Not a Drop to Drink

Not a Drop to Drink

Filmmaker Abhishek Swain makes a point about conserving water in 30 seconds.

A poster of the film Life Drop; (left) Ashishek Swain

Abhishek Swain’s black-and-white film, Life Drop, unfolds as a series of images of children and water and lasts only 30 seconds. “A child dies every 30 seconds due to lack of clean and safe drinking water. A child died somewhere in the world while you were watching this film,” says the Odisha-based filmmaker, who shot the film at the Bonda Hills in Koraput. Life Drop was screened at the National Film Achieve of India, Pune, in March and won the Best Film Award at the Human Rights Short Film Festival in Bangladesh in April. In 2018, the 21-year-old filmmaker won Best Film and Best Script, among others, for the film A Daughter’s Letter at Ignite Film Festival. Excerpts from an email interview:

How did you start working on this 30-second film? 

Abhishek Swain’s black-and-white film, Life Drop, unfolds as a series of images of children and water and lasts only 30 seconds.  

I did not plan on making a 30-second film. I was experimenting with my DSLR, but when I started editing the footage, I saw the potential for a film. I converted the point-of-view shots into a 30-second footage and developed the film. Every scene changes with a drop, which provides symbolic representation of a child’s life.

The film talks about water being a human right not a privilege. How did you choose this theme?

I was inspired by an UNICEF article about how a child dies every 30 second because of unavailability of clean water. I wanted to impact the viewers with the importance of saving water. I did not expect awards or honours, especially since Life Drop was rejected at the state level. In fact, someone in the committee told me to present the movie internationally and I did so.

When did you start making films?


I recently completed my B Tech in Computer Science but was always interested in filmmaking. I started making short films three years ago but never received any formal training for it.
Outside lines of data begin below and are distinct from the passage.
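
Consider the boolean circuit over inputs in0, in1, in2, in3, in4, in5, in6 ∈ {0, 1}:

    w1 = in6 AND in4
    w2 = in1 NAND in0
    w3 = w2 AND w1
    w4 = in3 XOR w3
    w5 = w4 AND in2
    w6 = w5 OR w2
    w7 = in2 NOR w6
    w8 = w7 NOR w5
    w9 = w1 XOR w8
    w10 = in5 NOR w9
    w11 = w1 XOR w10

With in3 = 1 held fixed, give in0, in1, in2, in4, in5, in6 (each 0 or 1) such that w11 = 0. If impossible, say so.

in0=1, in1=0, in2=1, in4=1, in5=0, in6=1

Check with in3 = 1 and in0=1, in1=0, in2=1, in4=1, in5=0, in6=1:
w1 = in6 AND in4 = 1 AND 1 = 1
w2 = in1 NAND in0 = 0 NAND 1 = 1
w3 = w2 AND w1 = 1 AND 1 = 1
w4 = in3 XOR w3 = 1 XOR 1 = 0
w5 = w4 AND in2 = 0 AND 1 = 0
w6 = w5 OR w2 = 0 OR 1 = 1
w7 = in2 NOR w6 = 1 NOR 1 = 0
w8 = w7 NOR w5 = 0 NOR 0 = 1
w9 = w1 XOR w8 = 1 XOR 1 = 0
w10 = in5 NOR w9 = 0 NOR 0 = 1
w11 = w1 XOR w10 = 1 XOR 1 = 0
So w11 = 0.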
I have worked with a few production houses but whatever I have learned has been from the internet and my mistakes.

What are your upcoming projects?

I am currently working on a documentary film on Gotipua, a dance form considered as mother of Odissi. It will feature dancers in the age-group of 7-14 years and their stories. I am going to work independently for a while.

There are some stories I want to tell which won’t be possible with big production houses.